USC has the image of a grind-it-out football team, and Stanford is known for its sophisticated passing offense.
There was an identity crisis Saturday at the Coliseum. The Trojans were the big-play passing team, while the Cardinal just nibbled away, using short-yardage passes without much success.
USC shocked Stanford in the first half with long passes that set up touchdowns and went on to win, 30-6, before a crowd of 56,837.
The outcome was predictable, and both teams suffered injuries that could have a bearing on the rest of the season.
USC offensive guard Tom Hallock strained a ligament in his right knee in the first quarter and could be inactive for three weeks. His teammate, nose guard Tony Colorito, sprained his left ankle, and his status is questionable for next Saturday's game against Notre Dame at South Bend, Ind.
Stanford also had a serious setback. Quarterback John Paye, who performed courageously in the face of a fierce USC pass rush, has a separated right shoulder. The injury was incurred on Stanford's first series. Still, he remained in the game until the fourth quarter, when he was replaced by Fred Buckley.

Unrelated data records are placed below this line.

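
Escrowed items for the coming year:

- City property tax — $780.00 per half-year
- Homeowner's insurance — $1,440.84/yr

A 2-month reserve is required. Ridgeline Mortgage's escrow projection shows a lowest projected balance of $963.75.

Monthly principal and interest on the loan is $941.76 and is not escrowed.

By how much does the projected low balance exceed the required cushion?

$463.61

City property tax — $780.00 × 2 = $1,560.00/yr
Homeowner's insurance — $1,440.84/yr
Total per year = $1,560.00 + $1,440.84 = $3,000.84
Base monthly escrow = $3,000.84 / 12 = $250.07
Required reserve = 2 × $250.07 = $500.14
Surplus = $963.75 − $500.14 = $463.61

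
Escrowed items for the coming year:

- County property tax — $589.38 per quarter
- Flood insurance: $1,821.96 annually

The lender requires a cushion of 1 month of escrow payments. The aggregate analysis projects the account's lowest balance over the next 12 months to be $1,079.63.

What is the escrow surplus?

$731.34

County property tax: $589.38 × 4 = $2,357.52 per year
Flood insurance: $1,821.96 per year
Total annual escrow = $2,357.52 + $1,821.96 = $4,179.48
Monthly = $4,179.48 ÷ 12 = $348.29
Required reserve = 1 × $348.29 = $348.29
Excess over cushion: $1,079.63 − $348.29 = $731.34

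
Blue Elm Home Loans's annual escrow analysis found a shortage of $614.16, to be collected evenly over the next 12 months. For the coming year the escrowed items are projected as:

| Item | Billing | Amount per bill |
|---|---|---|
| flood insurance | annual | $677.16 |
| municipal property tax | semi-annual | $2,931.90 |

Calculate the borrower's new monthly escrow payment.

Flood insurance = $677.16/yr
Municipal property tax = $2,931.90 × 2 = $5,863.80/yr
Total annual escrow = $677.16 + $5,863.80 = $6,540.96
Monthly = $6,540.96 / 12 = $545.08
Monthly shortage recovery: $614.16 / 12 = $51.18
New monthly escrow = $545.08 + $51.18 = $596.26

$596.26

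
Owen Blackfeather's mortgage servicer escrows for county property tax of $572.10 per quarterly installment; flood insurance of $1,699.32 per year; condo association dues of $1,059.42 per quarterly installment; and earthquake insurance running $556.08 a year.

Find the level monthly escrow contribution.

$731.79

County property tax: $572.10 × 4 = $2,288.40
Flood insurance: $1,699.32
Condo association dues: $1,059.42 × 4 = $4,237.68
Earthquake insurance: $556.08
Total per year = $8,781.48
Monthly escrow = $8,781.48 / 12 = $731.79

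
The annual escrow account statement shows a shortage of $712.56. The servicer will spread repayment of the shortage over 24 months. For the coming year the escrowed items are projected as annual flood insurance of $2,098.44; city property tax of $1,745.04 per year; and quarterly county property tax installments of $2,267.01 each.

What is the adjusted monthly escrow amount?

Flood insurance — $2,098.44 annually
City property tax — $1,745.04 annually
County property tax — $2,267.01 × 4 = $9,068.04 annually
Total annual escrow = $12,911.52
Per month = $12,911.52 / 12 = $1,075.96
Monthly shortage recovery: $712.56 / 24 = $29.69
New monthly escrow = $1,075.96 + $29.69 = $1,105.65

$1,105.65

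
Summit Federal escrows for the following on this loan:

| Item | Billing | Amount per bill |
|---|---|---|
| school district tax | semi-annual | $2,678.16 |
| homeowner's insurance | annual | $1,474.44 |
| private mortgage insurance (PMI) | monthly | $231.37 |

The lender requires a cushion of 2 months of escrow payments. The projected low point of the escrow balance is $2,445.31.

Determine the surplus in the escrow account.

School district tax: $2,678.16 × 2 = $5,356.32
Homeowner's insurance: $1,474.44
Private mortgage insurance (PMI): $231.37 × 12 = $2,776.44
Total per year = $5,356.32 + $1,474.44 + $2,776.44 = $9,607.20
Per month = $9,607.20 ÷ 12 = $800.60
Cushion = 2 × $800.60 = $1,601.20
Surplus = $2,445.31 − $1,601.20 = $844.11

$844.11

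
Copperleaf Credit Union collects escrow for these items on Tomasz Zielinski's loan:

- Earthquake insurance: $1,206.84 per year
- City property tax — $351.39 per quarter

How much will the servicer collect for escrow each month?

$217.70

Earthquake insurance: $1,206.84 annually
City property tax: $351.39 × 4 = $1,405.56 annually
Yearly total = $2,612.40
Per month = $2,612.40 ÷ 12 = $217.70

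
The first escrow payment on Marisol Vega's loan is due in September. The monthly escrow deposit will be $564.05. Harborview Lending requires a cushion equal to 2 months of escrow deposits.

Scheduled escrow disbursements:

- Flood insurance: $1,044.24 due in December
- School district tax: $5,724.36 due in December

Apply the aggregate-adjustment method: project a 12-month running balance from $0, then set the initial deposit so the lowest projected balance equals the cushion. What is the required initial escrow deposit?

Cushion = 2 × $564.05 = $1,128.10
Trial balance (start $0, +$564.05 each month, − disbursements):
  Sep: +$564.05 → $564.05
  Oct: +$564.05 → $1,128.10
  Nov: +$564.05 → $1,692.15
  Dec: +$564.05 − $6,768.60 → -$4,512.40
  Jan: +$564.05 → -$3,948.35
  Feb: +$564.05 → -$3,384.30
  Mar: +$564.05 → -$2,820.25
  Apr: +$564.05 → -$2,256.20
  May: +$564.05 → -$1,692.15
  Jun: +$564.05 → -$1,128.10
  Jul: +$564.05 → -$564.05
  Aug: +$564.05 → $0.00
Lowest trial balance = -$4,512.40 (Dec)
Initial deposit = cushion − low point = $1,128.10 − (-$4,512.40) = $5,640.50

$5,640.50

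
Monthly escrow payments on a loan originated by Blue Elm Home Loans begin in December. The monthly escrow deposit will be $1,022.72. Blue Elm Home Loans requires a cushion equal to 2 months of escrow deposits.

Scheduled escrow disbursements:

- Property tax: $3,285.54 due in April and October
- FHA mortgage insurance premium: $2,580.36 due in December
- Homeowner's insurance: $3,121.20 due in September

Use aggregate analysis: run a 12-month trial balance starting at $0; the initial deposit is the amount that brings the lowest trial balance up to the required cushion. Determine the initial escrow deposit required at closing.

Cushion = 2 × $1,022.72 = $2,045.44
Trial balance (start $0, +$1,022.72 each month, − disbursements):
  Dec: +$1,022.72 − $2,580.36 → -$1,557.64
  Jan: +$1,022.72 → -$534.92
  Feb: +$1,022.72 → $487.80
  Mar: +$1,022.72 → $1,510.52
  Apr: +$1,022.72 − $3,285.54 → -$752.30
  May: +$1,022.72 → $270.42
  Jun: +$1,022.72 → $1,293.14
  Jul: +$1,022.72 → $2,315.86
  Aug: +$1,022.72 → $3,338.58
  Sep: +$1,022.72 − $3,121.20 → $1,240.10
  Oct: +$1,022.72 − $3,285.54 → -$1,022.72
  Nov: +$1,022.72 → $0.00
Lowest trial balance = -$1,557.64 (Dec)
Initial deposit = cushion − low point = $2,045.44 − (-$1,557.64) = $3,603.08

$3,603.08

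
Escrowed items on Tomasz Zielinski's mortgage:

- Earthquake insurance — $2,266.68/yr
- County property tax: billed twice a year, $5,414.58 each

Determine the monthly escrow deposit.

$1,091.32

Earthquake insurance: $2,266.68 annually
County property tax: $5,414.58 × 2 = $10,829.16 annually
Total annual escrow = $2,266.68 + $10,829.16 = $13,095.84
Monthly escrow = $13,095.84 / 12 = $1,091.32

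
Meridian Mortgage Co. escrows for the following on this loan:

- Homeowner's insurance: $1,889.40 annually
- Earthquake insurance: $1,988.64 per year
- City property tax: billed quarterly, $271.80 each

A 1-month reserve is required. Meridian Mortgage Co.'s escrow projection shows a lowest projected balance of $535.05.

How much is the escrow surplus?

Homeowner's insurance — $1,889.40
Earthquake insurance — $1,988.64
City property tax — $271.80 × 4 = $1,087.20
Total annual escrow = $1,889.40 + $1,988.64 + $1,087.20 = $4,965.24
Monthly escrow = $4,965.24 ÷ 12 = $413.77
Cushion = 1 × $413.77 = $413.77
Surplus = $535.05 − $413.77 = $121.28

$121.28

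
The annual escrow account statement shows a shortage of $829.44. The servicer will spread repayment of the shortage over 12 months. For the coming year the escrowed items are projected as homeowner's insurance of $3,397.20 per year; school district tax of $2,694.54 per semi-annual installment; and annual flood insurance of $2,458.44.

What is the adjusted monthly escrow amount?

$1,006.18

Homeowner's insurance: $3,397.20 annually
School district tax: $2,694.54 × 2 = $5,389.08 annually
Flood insurance: $2,458.44 annually
Yearly total = $3,397.20 + $5,389.08 + $2,458.44 = $11,244.72
Base monthly escrow = $11,244.72 / 12 = $937.06
Shortage spread = $829.44 ÷ 12 = $69.12/mo
Adjusted monthly = $937.06 + $69.12 = $1,006.18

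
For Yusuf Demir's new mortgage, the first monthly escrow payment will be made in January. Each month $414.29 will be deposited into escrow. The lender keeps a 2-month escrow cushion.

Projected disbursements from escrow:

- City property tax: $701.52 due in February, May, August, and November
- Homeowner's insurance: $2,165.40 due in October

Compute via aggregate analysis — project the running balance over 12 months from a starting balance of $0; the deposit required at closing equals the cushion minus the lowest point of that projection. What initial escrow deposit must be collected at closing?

$1,242.87

Cushion = 2 × $414.29 = $828.58
Trial balance (start $0, +$414.29 each month, − disbursements):
  Jan: +$414.29 → $414.29
  Feb: +$414.29 − $701.52 → $127.06
  Mar: +$414.29 → $541.35
  Apr: +$414.29 → $955.64
  May: +$414.29 − $701.52 → $668.41
  Jun: +$414.29 → $1,082.70
  Jul: +$414.29 → $1,496.99
  Aug: +$414.29 − $701.52 → $1,209.76
  Sep: +$414.29 → $1,624.05
  Oct: +$414.29 − $2,165.40 → -$127.06
  Nov: +$414.29 − $701.52 → -$414.29
  Dec: +$414.29 → $0.00
Lowest trial balance = -$414.29 (Nov)
Initial deposit = cushion − low point = $828.58 − (-$414.29) = $1,242.87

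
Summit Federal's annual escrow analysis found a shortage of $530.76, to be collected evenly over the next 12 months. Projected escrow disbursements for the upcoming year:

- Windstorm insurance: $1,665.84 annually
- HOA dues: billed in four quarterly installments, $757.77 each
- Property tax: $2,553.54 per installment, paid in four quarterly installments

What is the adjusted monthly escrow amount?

Windstorm insurance: $1,665.84
HOA dues: $757.77 × 4 = $3,031.08
Property tax: $2,553.54 × 4 = $10,214.16
Total annual escrow = $1,665.84 + $3,031.08 + $10,214.16 = $14,911.08
Per month = $14,911.08 ÷ 12 = $1,242.59
Monthly shortage recovery: $530.76 ÷ 12 = $44.23
Adjusted monthly = $1,242.59 + $44.23 = $1,286.82

$1,286.82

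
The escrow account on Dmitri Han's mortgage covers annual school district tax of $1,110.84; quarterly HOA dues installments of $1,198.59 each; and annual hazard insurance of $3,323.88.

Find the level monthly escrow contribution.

$769.09

School district tax — $1,110.84 per year
HOA dues — $1,198.59 × 4 = $4,794.36 per year
Hazard insurance — $3,323.88 per year
Yearly total = $1,110.84 + $4,794.36 + $3,323.88 = $9,229.08
Per month = $9,229.08 / 12 = $769.09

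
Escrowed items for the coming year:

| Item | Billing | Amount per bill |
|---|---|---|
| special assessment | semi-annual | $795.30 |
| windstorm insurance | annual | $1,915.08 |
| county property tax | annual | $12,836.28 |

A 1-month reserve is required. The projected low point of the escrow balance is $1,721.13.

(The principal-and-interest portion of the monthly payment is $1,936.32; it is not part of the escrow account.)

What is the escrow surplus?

$359.30

Special assessment = $795.30 × 2 = $1,590.60 annually
Windstorm insurance = $1,915.08 annually
County property tax = $12,836.28 annually
Total annual escrow = $16,341.96
Per month = $16,341.96 ÷ 12 = $1,361.83
Required reserve = 1 × $1,361.83 = $1,361.83
Excess over cushion: $1,721.13 − $1,361.83 = $359.30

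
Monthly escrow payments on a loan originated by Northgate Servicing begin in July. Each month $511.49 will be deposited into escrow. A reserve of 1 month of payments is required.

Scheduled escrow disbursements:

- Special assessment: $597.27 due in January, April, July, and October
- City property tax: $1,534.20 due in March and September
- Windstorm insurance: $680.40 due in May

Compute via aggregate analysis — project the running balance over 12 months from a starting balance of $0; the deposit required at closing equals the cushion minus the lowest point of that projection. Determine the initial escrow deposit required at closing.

$1,194.27

Cushion = 1 × $511.49 = $511.49
Trial balance (start $0, +$511.49 each month, − disbursements):
  Jul: +$511.49 − $597.27 → -$85.78
  Aug: +$511.49 → $425.71
  Sep: +$511.49 − $1,534.20 → -$597.00
  Oct: +$511.49 − $597.27 → -$682.78
  Nov: +$511.49 → -$171.29
  Dec: +$511.49 → $340.20
  Jan: +$511.49 − $597.27 → $254.42
  Feb: +$511.49 → $765.91
  Mar: +$511.49 − $1,534.20 → -$256.80
  Apr: +$511.49 − $597.27 → -$342.58
  May: +$511.49 − $680.40 → -$511.49
  Jun: +$511.49 → $0.00
Lowest trial balance = -$682.78 (Oct)
Initial deposit = cushion − low point = $511.49 − (-$682.78) = $1,194.27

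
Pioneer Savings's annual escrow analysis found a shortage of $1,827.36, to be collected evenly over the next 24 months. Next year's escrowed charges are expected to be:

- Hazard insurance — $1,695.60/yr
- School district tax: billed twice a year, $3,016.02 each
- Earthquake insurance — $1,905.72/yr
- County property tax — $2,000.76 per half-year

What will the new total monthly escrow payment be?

$1,212.38

Hazard insurance: $1,695.60 per year
School district tax: $3,016.02 × 2 = $6,032.04 per year
Earthquake insurance: $1,905.72 per year
County property tax: $2,000.76 × 2 = $4,001.52 per year
Total per year = $13,634.88
Base monthly escrow = $13,634.88 ÷ 12 = $1,136.24
Shortage per month = $1,827.36 / 24 = $76.14
Adjusted monthly = $1,136.24 + $76.14 = $1,212.38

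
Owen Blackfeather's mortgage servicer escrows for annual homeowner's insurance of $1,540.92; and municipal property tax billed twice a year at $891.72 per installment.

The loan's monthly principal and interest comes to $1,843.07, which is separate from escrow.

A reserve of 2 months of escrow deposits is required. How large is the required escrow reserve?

$554.06

Homeowner's insurance = $1,540.92/yr
Municipal property tax = $891.72 × 2 = $1,783.44/yr
Annual escrow total = $1,540.92 + $1,783.44 = $3,324.36
Monthly = $3,324.36 ÷ 12 = $277.03
Cushion = 2 × $277.03 = $554.06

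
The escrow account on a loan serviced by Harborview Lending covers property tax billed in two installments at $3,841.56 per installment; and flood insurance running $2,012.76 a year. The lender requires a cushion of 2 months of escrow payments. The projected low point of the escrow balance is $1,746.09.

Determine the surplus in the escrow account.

Property tax: $3,841.56 × 2 = $7,683.12
Flood insurance: $2,012.76
Yearly total = $7,683.12 + $2,012.76 = $9,695.88
Base monthly escrow = $9,695.88 ÷ 12 = $807.99
Required cushion = 2 × $807.99 = $1,615.98
Surplus = $1,746.09 − $1,615.98 = $130.11

$130.11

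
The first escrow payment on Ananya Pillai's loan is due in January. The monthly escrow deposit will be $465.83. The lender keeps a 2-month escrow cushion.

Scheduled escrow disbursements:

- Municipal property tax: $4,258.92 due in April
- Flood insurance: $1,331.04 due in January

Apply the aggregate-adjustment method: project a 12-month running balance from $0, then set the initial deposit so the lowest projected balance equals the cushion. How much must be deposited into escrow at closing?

Cushion = 2 × $465.83 = $931.66
Trial balance (start $0, +$465.83 each month, − disbursements):
  Jan: +$465.83 − $1,331.04 → -$865.21
  Feb: +$465.83 → -$399.38
  Mar: +$465.83 → $66.45
  Apr: +$465.83 − $4,258.92 → -$3,726.64
  May: +$465.83 → -$3,260.81
  Jun: +$465.83 → -$2,794.98
  Jul: +$465.83 → -$2,329.15
  Aug: +$465.83 → -$1,863.32
  Sep: +$465.83 → -$1,397.49
  Oct: +$465.83 → -$931.66
  Nov: +$465.83 → -$465.83
  Dec: +$465.83 → $0.00
Lowest trial balance = -$3,726.64 (Apr)
Initial deposit = cushion − low point = $931.66 − (-$3,726.64) = $4,658.30

$4,658.30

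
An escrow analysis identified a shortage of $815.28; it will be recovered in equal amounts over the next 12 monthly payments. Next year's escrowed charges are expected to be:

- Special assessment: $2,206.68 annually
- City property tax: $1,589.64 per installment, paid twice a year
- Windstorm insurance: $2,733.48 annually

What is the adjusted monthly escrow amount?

Special assessment — $2,206.68 annually
City property tax — $1,589.64 × 2 = $3,179.28 annually
Windstorm insurance — $2,733.48 annually
Combined annual = $2,206.68 + $3,179.28 + $2,733.48 = $8,119.44
Monthly = $8,119.44 / 12 = $676.62
Shortage spread = $815.28 / 12 = $67.94/mo
Adjusted monthly = $676.62 + $67.94 = $744.56

$744.56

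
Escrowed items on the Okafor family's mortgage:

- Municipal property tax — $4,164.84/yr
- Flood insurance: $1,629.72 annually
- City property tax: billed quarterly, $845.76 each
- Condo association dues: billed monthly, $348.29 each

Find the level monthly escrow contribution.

Municipal property tax: $4,164.84/yr
Flood insurance: $1,629.72/yr
City property tax: $845.76 × 4 = $3,383.04/yr
Condo association dues: $348.29 × 12 = $4,179.48/yr
Annual escrow total = $4,164.84 + $1,629.72 + $3,383.04 + $4,179.48 = $13,357.08
Monthly escrow = $13,357.08 / 12 = $1,113.09

$1,113.09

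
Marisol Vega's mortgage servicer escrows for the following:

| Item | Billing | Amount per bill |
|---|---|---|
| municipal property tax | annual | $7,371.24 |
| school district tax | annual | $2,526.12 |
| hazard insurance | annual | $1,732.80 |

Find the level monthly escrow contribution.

Municipal property tax — $7,371.24/yr
School district tax — $2,526.12/yr
Hazard insurance — $1,732.80/yr
Annual escrow total = $11,630.16
Base monthly escrow = $11,630.16 ÷ 12 = $969.18

$969.18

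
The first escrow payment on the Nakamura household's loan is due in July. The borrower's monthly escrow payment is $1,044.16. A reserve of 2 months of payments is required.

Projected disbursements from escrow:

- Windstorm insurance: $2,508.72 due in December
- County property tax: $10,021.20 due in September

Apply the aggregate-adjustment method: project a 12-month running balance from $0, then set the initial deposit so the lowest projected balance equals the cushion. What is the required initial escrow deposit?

Cushion = 2 × $1,044.16 = $2,088.32
Trial balance (start $0, +$1,044.16 each month, − disbursements):
  Jul: +$1,044.16 → $1,044.16
  Aug: +$1,044.16 → $2,088.32
  Sep: +$1,044.16 − $10,021.20 → -$6,888.72
  Oct: +$1,044.16 → -$5,844.56
  Nov: +$1,044.16 → -$4,800.40
  Dec: +$1,044.16 − $2,508.72 → -$6,264.96
  Jan: +$1,044.16 → -$5,220.80
  Feb: +$1,044.16 → -$4,176.64
  Mar: +$1,044.16 → -$3,132.48
  Apr: +$1,044.16 → -$2,088.32
  May: +$1,044.16 → -$1,044.16
  Jun: +$1,044.16 → $0.00
Lowest trial balance = -$6,888.72 (Sep)
Initial deposit = cushion − low point = $2,088.32 − (-$6,888.72) = $8,977.04

$8,977.04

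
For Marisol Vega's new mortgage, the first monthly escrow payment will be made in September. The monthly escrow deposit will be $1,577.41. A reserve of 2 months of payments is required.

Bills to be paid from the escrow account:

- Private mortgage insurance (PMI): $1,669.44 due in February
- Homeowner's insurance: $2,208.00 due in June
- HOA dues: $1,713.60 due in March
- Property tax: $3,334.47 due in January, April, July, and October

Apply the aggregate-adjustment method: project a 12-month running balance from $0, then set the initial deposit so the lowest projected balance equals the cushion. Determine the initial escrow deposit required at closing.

$4,732.23

Cushion = 2 × $1,577.41 = $3,154.82
Trial balance (start $0, +$1,577.41 each month, − disbursements):
  Sep: +$1,577.41 → $1,577.41
  Oct: +$1,577.41 − $3,334.47 → -$179.65
  Nov: +$1,577.41 → $1,397.76
  Dec: +$1,577.41 → $2,975.17
  Jan: +$1,577.41 − $3,334.47 → $1,218.11
  Feb: +$1,577.41 − $1,669.44 → $1,126.08
  Mar: +$1,577.41 − $1,713.60 → $989.89
  Apr: +$1,577.41 − $3,334.47 → -$767.17
  May: +$1,577.41 → $810.24
  Jun: +$1,577.41 − $2,208.00 → $179.65
  Jul: +$1,577.41 − $3,334.47 → -$1,577.41
  Aug: +$1,577.41 → $0.00
Lowest trial balance = -$1,577.41 (Jul)
Initial deposit = cushion − low point = $3,154.82 − (-$1,577.41) = $4,732.23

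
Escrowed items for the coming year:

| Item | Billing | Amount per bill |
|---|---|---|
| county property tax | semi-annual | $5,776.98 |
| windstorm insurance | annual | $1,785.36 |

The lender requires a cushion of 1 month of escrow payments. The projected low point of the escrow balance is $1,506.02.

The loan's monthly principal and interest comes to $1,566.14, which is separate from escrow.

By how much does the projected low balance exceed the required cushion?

County property tax — $5,776.98 × 2 = $11,553.96
Windstorm insurance — $1,785.36
Total annual escrow = $11,553.96 + $1,785.36 = $13,339.32
Per month = $13,339.32 ÷ 12 = $1,111.61
Cushion = 1 × $1,111.61 = $1,111.61
Surplus = $1,506.02 − $1,111.61 = $394.41

$394.41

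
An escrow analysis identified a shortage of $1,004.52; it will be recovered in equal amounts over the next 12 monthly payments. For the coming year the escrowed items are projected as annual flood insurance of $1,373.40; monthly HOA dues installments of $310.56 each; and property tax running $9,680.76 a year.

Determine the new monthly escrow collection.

Flood insurance — $1,373.40 annually
HOA dues — $310.56 × 12 = $3,726.72 annually
Property tax — $9,680.76 annually
Yearly total = $14,780.88
Monthly = $14,780.88 ÷ 12 = $1,231.74
Shortage per month = $1,004.52 / 12 = $83.71
Adjusted monthly = $1,231.74 + $83.71 = $1,315.45

$1,315.45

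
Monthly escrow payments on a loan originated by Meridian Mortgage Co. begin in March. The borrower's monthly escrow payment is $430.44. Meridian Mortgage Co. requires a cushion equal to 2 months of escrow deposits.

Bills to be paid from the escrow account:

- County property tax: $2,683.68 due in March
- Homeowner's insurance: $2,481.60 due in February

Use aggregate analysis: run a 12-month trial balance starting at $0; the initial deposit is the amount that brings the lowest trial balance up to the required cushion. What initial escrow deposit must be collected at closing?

$3,114.12

Cushion = 2 × $430.44 = $860.88
Trial balance (start $0, +$430.44 each month, − disbursements):
  Mar: +$430.44 − $2,683.68 → -$2,253.24
  Apr: +$430.44 → -$1,822.80
  May: +$430.44 → -$1,392.36
  Jun: +$430.44 → -$961.92
  Jul: +$430.44 → -$531.48
  Aug: +$430.44 → -$101.04
  Sep: +$430.44 → $329.40
  Oct: +$430.44 → $759.84
  Nov: +$430.44 → $1,190.28
  Dec: +$430.44 → $1,620.72
  Jan: +$430.44 → $2,051.16
  Feb: +$430.44 − $2,481.60 → $0.00
Lowest trial balance = -$2,253.24 (Mar)
Initial deposit = cushion − low point = $860.88 − (-$2,253.24) = $3,114.12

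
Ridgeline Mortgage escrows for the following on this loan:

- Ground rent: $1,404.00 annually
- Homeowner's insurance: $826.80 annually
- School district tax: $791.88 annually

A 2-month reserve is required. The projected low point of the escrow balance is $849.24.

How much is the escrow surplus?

$345.46

Ground rent — $1,404.00/yr
Homeowner's insurance — $826.80/yr
School district tax — $791.88/yr
Total per year = $1,404.00 + $826.80 + $791.88 = $3,022.68
Monthly escrow = $3,022.68 ÷ 12 = $251.89
Required cushion = 2 × $251.89 = $503.78
Excess over cushion: $849.24 − $503.78 = $345.46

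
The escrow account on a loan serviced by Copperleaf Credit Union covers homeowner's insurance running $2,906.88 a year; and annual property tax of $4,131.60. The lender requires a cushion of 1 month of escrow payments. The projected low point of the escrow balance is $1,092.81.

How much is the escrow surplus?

$506.27

Homeowner's insurance = $2,906.88
Property tax = $4,131.60
Yearly total = $7,038.48
Monthly escrow = $7,038.48 ÷ 12 = $586.54
Required reserve = 1 × $586.54 = $586.54
Surplus = $1,092.81 − $586.54 = $506.27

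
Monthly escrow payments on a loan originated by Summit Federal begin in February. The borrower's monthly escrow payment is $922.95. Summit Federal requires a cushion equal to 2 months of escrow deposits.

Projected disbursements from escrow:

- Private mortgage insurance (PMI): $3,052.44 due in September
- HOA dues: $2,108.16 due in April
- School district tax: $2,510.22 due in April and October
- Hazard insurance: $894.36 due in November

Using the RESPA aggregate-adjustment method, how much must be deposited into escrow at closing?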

X-rays will be taken of his shoulder today or Monday to determine the extent of the injury.
Paye was performing under duress as Colorito and defensive tackles Brent Moore and Matt Koart were constantly in his face.
"You might say that we got our mail in the Stanford backfield," Colorito said.
By winning, USC improved its overall record to 3-2 and 2-1 in the Pacific 10. Stanford, which has lost five straight games, is 1-5 overall and 0-3 in league play.
USC led, 20-0, at halftime, had a lull in the third quarter but was never really in danger of losing.
Tailback Fred Crutcher scored three touchdowns on short runs, and Don Shafer, a shaky field-goal kicker until Saturday, was accurate with kicks measuring 24, 47 and 36 yards.
But the decisive plays came in a most unlikely manner.
On the third play of the game, USC quarterback Sean Salisbury rolled to his right while split end Hank Norman was running unattended downfield.
It was just a question of whether Salisbury's pass would reach Norman, who was behind the Cardinal secondary. It did. Norman gathered in the pass at the Stanford 33-yard line and wasn't halted until he reached the 14. It was a 63-yard play, setting up the Trojans' first touchdown.
"We put the play in this week," Salisbury said. "Their weak cornerback (Walt Harris) had a tendency to go with the flow of the bootleg motion."
Norman said that the cornerback didn't pay any attention to him on his long pass route.
Early in the second quarter, Crutcher took a pitchout and then handed the ball to flanker Randy Tanner. The flanker reverse isn't an unusual play for the Trojans, but Tanner didn't plan on running. He pulled up and threw a 50-yard pass to Norman, who was waiting at the Stanford 25.
Norman was tackled almost immediately, but the stunning play set up USC's second touchdown.
"In the films, Stanford's defensive backs had a tendency to bite on play-action motion," Tanner said. "It took me a long time to throw the pass because I'm short (5-11) and I couldn't see over the linemen."
Tanner, a sophomore, was a part-time quarterback when he played at Bishop Amat High School.
"They'd put me in for a few plays at quarterback because I have a pretty strong arm," he said.
Remarkably, USC attempted only 11 passes in the first half but had more passing yardage, 162 to 140, than Stanford, even though Paye thew 31 times, completing 18.
Most of his passes, though, were medium-range throws. He tried to go deep a few times, but without much success.
"I have all the respect in the world for him (Paye)," Colorito said.
Paye completed some passes while he was falling down, or being hounded into the sideline. He got to know Colorito and his teammates on a first-name basis.
The Trojan tailback tandem of senior Crutcher and freshman Aaron Emanuel was effective against the Cardinal.
Crutcher gained 105 yards on 22 carries, including a neat 19-yard cutback preceding USC's second touchdown. Emanuel was a punishing runner, gaining 122 yards in 21 carries. His 30-yard burst up the middle in the fourth quarter set up USC's last touchdown.
It was the first time since 1978 in a game against California that USC has had two 100-yard rushers. Charles White and Lynn Cain, now with the Rams, accomplished the feat then.
Even though USC was a big-play passing team, Salisbury didn't have a good day overall. He completed only 5 of 14 passes for 92 yards--with 63 yards coming on one throw.
"I didn't play well and I have no reason for it," Salisbury said. "If it was a final examination, I would have flunked. But I'm a very confident person and I'll have a hell of a game next week."
Rodney Peete, a redshirt freshman, replaced Salisbury in the fourth quarter and directed USC to its only touchdown in the second half.